Comprovou-se, ainda, que concordou com a tentativa de transferência dos veículos Mercedes Benz Sprinter e Toyota Hilux para sua propriedade, para ocultar a sua origem e impedir que fossem objeto de medidas judiciais, além de futuramente viabilizar a sua transferência a terceiro, em operação intermediada por ANTÔNIO INÁCIO DA
SILVA NETO e FABIANO GOMES DA SILVA.
Constatou-se que Arthur exercia função relacionada à gravação e postagem de mensagens em mídias sociais, serviços domésticos e de motorista, e atuação no marketing da empresa.
FLÁVIA FARIAS CAMPOS – diretora financeira da Braiscompany. Observa-se, indícios indiretos de poderes de gestão, decorrente da elevada remuneração pelo exercício do cargo (declarada como sendo de R$ 20.000,00). Foi identificado que era titular de carteira de criptoativos que recebeu o equivalente a pelo menos 463 mil reais e foi beneficiada com 301 operações entre outubro de 2019 e janeiro de 2023, a maioria oriunda da conta de FABRÍCIA FARIAS CAMPOS e o restante da conta de MIZAEL MOREIRA SILVA, em montante descorrelacionado com o salário declarado e proveniente de recursos desviados de clientes).
FERNANDA FARIAS CAMPOS – auxílio aos atos de ocultação/destruição de provas praticados por Antônio Neto e Fabrícia Campos. Entregou o seu passaporte a Fabrícia para viabilizar a sua fuga e iludir as autoridades aduaneiras.
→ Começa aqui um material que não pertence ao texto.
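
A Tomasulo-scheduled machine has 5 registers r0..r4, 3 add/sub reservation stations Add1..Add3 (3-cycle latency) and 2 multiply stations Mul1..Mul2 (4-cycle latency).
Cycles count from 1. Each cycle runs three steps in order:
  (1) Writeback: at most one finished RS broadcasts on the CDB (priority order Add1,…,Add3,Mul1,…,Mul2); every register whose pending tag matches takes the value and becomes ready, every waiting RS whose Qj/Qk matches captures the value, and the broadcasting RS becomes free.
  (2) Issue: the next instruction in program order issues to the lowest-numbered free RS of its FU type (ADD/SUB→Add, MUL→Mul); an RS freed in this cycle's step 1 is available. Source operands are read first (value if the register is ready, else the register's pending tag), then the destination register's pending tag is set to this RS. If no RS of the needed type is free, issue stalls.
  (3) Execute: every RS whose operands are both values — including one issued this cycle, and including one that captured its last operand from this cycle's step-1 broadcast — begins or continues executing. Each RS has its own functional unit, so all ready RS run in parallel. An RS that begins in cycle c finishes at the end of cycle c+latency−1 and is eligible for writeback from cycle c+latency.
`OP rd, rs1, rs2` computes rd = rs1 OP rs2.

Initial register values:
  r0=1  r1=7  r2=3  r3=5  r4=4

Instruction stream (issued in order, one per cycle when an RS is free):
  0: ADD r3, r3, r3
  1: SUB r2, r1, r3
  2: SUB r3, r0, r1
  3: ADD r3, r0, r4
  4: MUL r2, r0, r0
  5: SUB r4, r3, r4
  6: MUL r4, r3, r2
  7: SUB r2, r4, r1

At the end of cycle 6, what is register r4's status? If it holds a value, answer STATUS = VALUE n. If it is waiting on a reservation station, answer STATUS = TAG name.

STATUS = TAG Add3

cycle 1: issue ADD r3<-Add1 // r0:1,r1:7,r2:3,r3:Add1,r4:4
cycle 2: issue SUB r2<-Add2 // r0:1,r1:7,r2:Add2,r3:Add1,r4:4
cycle 3: issue SUB r3<-Add3 // r0:1,r1:7,r2:Add2,r3:Add3,r4:4
cycle 4: CDB Add1=10; issue ADD r3<-Add1 // r0:1,r1:7,r2:Add2,r3:Add1,r4:4
cycle 5: issue MUL r2<-Mul1 // r0:1,r1:7,r2:Mul1,r3:Add1,r4:4
cycle 6: CDB Add3=-6; issue SUB r4<-Add3 // r0:1,r1:7,r2:Mul1,r3:Add1,r4:Add3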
Ainda prestou informação falsa em boletim de ocorrência policial, uma vez que declarou a perda do passaporte em novembro de 2022, fato sabidamente inverídico.
CLÉLIO FERNANDO CABRAL DO Ó – A sentença diz que ele atuou como o maior broker da empresa BRASCOMPANYY, tendo sido responsável pela captação e gestão de carteira de mais de oitenta e seis milhões de reais (parte dos documentos apreendidos mencionam uma carteira de cento e quatorze milhões).
“A quebra do sigilo bancário revelou que o réu movimentou, em sua conta pessoal, entre 2021 e 2023, quase dez milhões de reais, montante cinco vezes maior que a movimentação dos anos anteriores, reforçando a sua atuação na captação, intermediação e aplicação de recursos financeiros, conduta que é considerada típica mesmo isoladamente, na forma do inciso II do parágrafo único do art. 1º da Lei n. 7.492/1986”, diz trecho da sentença.
GESANA RAYANE SILVA – Atuou como broker, tendo sido responsável pela captação e gestão de carteira de mais de treze milhões de reais.
DEYVERSON ROCHA SERAFIM – Coautor relativamente ao crime de lavagem de capitais praticado para fins de ocultação e posterior transferência a terceiros do veículo Evoque placas OYY2H07 pelo fato de o mesmo estar na posse do bem quando de sua apreensão pela Polícia Federal, em condições anormais e mesmo após a ciência da ordem de apreensão dos bens provenientes da atividade criminosa.